Dr. Dudley believed himself to be the first surgeon who ever attempted to treat [fungus cerebri] by gentle and sustained pressure made with dry sponge aided by the roller. Of the first cases in which he used it, he wrote: "By imbibing the secretions of the part, the pressure on the protruded brain regularly and insensibly increased until the sponge became completely saturated. On removing it the decisive influence and efficacy of the agent remained no longer a matter of doubt." He noted the difficulty experienced in removing the sponge because of its being extensively penetrated by blood-vessels springing from the surface of the brain. This inconvenience he afterward obviated by putting a thin piece of muslin between the fungus and the sponge. He saw in this property of the sponge what no doubt others had seen before, the phenomenon of sponge-grafting, but like them he failed to utilize it in practice.

Dr. Dudley was not a student of books. He had no taste for literature. He wrote but little, and that only for the Transylvania Journal of Medicine, edited by two of his colleagues, Professors Cooke and Short. His first article did not appear until 1828, fourteen years after he had begun practice. It was on injuries of the head. It abounded in original views, and did much to shape surgical thought at the time. Today it may be consulted with profit. His second paper was on hydrocele; in this he advocated the operation by incision and removal of the sac. He read so little that he fell into the error of believing that he was the originator of the procedure. There are writers in our own day who would be able to hold their own against him in this particular. A paper on the bandage, another on fractures, and one on the nature and treatment of calculous diseases, embrace all his contributions to medical literature.

Dr. Dudley was the son of Ambrose Dudley, a distinguished Baptist minister. He was born in Spottsylvania County, Va., April 25, 1785. When but a year old he was brought by his father to the then county of Kentucky. The family settled in Lexington, in which beautiful city the child became a man, and lived and wrought and died. The date of his death is January 25, 1870; his age was eighty-five years.

Dr. Dudley was a man of affairs. His practice was always large and paid him well. He amassed a handsome fortune.

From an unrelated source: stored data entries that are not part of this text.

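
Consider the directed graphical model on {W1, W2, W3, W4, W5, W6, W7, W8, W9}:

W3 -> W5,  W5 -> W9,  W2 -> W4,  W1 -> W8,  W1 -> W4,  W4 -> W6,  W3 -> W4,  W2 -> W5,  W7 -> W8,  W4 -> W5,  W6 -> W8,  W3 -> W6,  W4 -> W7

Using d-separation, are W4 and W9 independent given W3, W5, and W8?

There are 6 undirected paths between W4 and W9; checking each against the conditioning set {W3, W5, W8}:
  1. W4 ← W3 → W5 → W9 — W3:fork[blocks]; W5:chain[blocks] ⇒ blocked
  2. W4 ← W1 → W8 ← W6 ← W3 → W5 → W9 — W1:fork[open]; W8:collider[open]; W6:chain[open]; W3:fork[blocks]; W5:chain[blocks] ⇒ blocked
  3. W4 → W6 ← W3 → W5 → W9 — W6:collider[open]; W3:fork[blocks]; W5:chain[blocks] ⇒ blocked
  4. W4 ← W2 → W5 → W9 — W2:fork[open]; W5:chain[blocks] ⇒ blocked
  5. W4 → W5 → W9 — W5:chain[blocks] ⇒ blocked
  6. W4 → W7 → W8 ← W6 ← W3 → W5 → W9 — W7:chain[open]; W8:collider[open]; W6:chain[open]; W3:fork[blocks]; W5:chain[blocks] ⇒ blocked
All paths are blocked; W4 ⊥ W9 | {W3, W5, W8} holds.

Yes — W4 and W9 are d-separated given {W3, W5, W8}.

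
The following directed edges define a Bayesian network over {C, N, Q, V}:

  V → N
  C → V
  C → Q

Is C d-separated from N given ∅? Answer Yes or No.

The only undirected path from C to N is:
Path 1: C → V → N
  V is a chain and V is not conditioned on — no node blocks this path, so it is active.
At least one path is unblocked, so d-separation fails.

No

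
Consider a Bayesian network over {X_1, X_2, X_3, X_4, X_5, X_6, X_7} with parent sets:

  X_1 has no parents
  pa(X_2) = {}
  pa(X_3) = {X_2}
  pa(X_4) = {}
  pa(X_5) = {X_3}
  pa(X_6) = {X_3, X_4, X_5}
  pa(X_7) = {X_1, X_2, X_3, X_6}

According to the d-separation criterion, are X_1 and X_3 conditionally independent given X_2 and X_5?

4 paths connect X_1 and X_3; each must be blocked for d-separation to hold:
Path 1: X_1 → X_7 ← X_6 ← X_5 ← X_3
  X_7 is a collider here and neither X_7 nor any of its descendants is conditioned on, so the collider stays closed — the path is blocked at X_7.
Path 2: X_1 → X_7 ← X_6 ← X_3
  X_7 is a collider here and neither X_7 nor any of its descendants is conditioned on, so the collider stays closed — the path is blocked at X_7.
Path 3: X_1 → X_7 ← X_2 → X_3
  X_7 is a collider here and neither X_7 nor any of its descendants is conditioned on, so the collider stays closed — the path is blocked at X_7.
Path 4: X_1 → X_7 ← X_3
  X_7 is a collider here and neither X_7 nor any of its descendants is conditioned on, so the collider stays closed — the path is blocked at X_7.
Since every path is blocked, d-separation holds.

Yes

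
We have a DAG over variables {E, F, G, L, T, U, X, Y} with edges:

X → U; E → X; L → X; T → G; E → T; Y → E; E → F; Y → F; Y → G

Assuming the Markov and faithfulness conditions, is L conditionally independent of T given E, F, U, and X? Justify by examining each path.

Yes — L and T are d-separated given {E, F, U, X}.

We examine all 3 paths between L and T:
Path 1: L → X ← E → F ← Y → G ← T
  E is a fork here and E is conditioned on, so the path is blocked at E.
Path 2: L → X ← E → T
  E is a fork here and E is conditioned on, so the path is blocked at E.
Path 3: L → X ← E ← Y → G ← T
  E is a chain here and E is conditioned on, so the path is blocked at E.
Since every path is blocked, d-separation holds.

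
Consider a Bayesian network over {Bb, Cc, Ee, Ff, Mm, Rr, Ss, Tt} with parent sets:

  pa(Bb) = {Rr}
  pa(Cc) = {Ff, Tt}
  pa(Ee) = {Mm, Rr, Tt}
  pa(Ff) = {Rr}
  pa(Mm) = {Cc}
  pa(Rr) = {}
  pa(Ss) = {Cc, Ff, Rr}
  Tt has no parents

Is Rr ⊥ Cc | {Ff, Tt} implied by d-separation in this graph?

Yes

There are 6 undirected paths between Rr and Cc; checking each against the conditioning set {Ff, Tt}:
  1. Rr → Ee ← Tt → Cc — Ee:collider[blocks]; Tt:fork[blocks] ⇒ blocked
  2. Rr → Ee ← Mm ← Cc — Ee:collider[blocks]; Mm:chain[open] ⇒ blocked
  3. Rr → Ss ← Cc — Ss:collider[blocks] ⇒ blocked
  4. Rr → Ss ← Ff → Cc — Ss:collider[blocks]; Ff:fork[blocks] ⇒ blocked
  5. Rr → Ff → Cc — Ff:chain[blocks] ⇒ blocked
  6. Rr → Ff → Ss ← Cc — Ff:chain[blocks]; Ss:collider[blocks] ⇒ blocked
Since every path is blocked, d-separation holds.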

His opinions were often sought in courts of justice on professional points, where his dignity, self-possession, and dry wit (which he seems to have suppressed at the lecturer's desk), commanded the respect of judge, juror, and advocate, while it made him the terror of the pettifogger. Once, while giving expert testimony in a case involving a wound made by bird-shot delivered at short range, he described the behavior of projectiles, and the danger of bullet wounds. The opposing counsel interrupted him: "Do you mean to say," said the lawyer, "do you mean to say, Dr. Dudley, that shot wounds are as dangerous as bullet wounds?" "Shot are but little bullets," was the unhesitating reply.

Dr. Dudley had also a proper sense of the value of his professional services. He was called on one occasion to a town near Lexington to attend a patient in labor, who was the wife of a man made rich by marriage. The husband was too wise to engage a "night rider," and too purse-proud to call the village doctor. At that time most of the one hundred dollar notes in circulation in Kentucky were issued by the Northern Bank, at Lexington. On the reverse side of the bill was the letter C in Roman capital. This letter was so round in figure that it looked like a "bull's-eye," and in local slang was so called. The visit being over, and the doctor ready to leave, the young father handed him one of these notes. Eyeing it for a moment, Dr. Dudley said: "Another 'bull's-eye,' Mr. X., if you please."

In person Dr. Dudley was of medium size. His features were refined, the forehead wide and high, the nose large and somewhat thick, the lips thin, the eyes bluish-gray. His hair was thin, light, and of a sandy tint. He was a graceful man. His voice was pleasing; his manners courtly; his bearing gracious.

He married Miss Short, daughter of Major Peyton Short, in 1821. He delivered his last lecture in 1850, and the last entry on his ledger bears the date of April 28, 1853.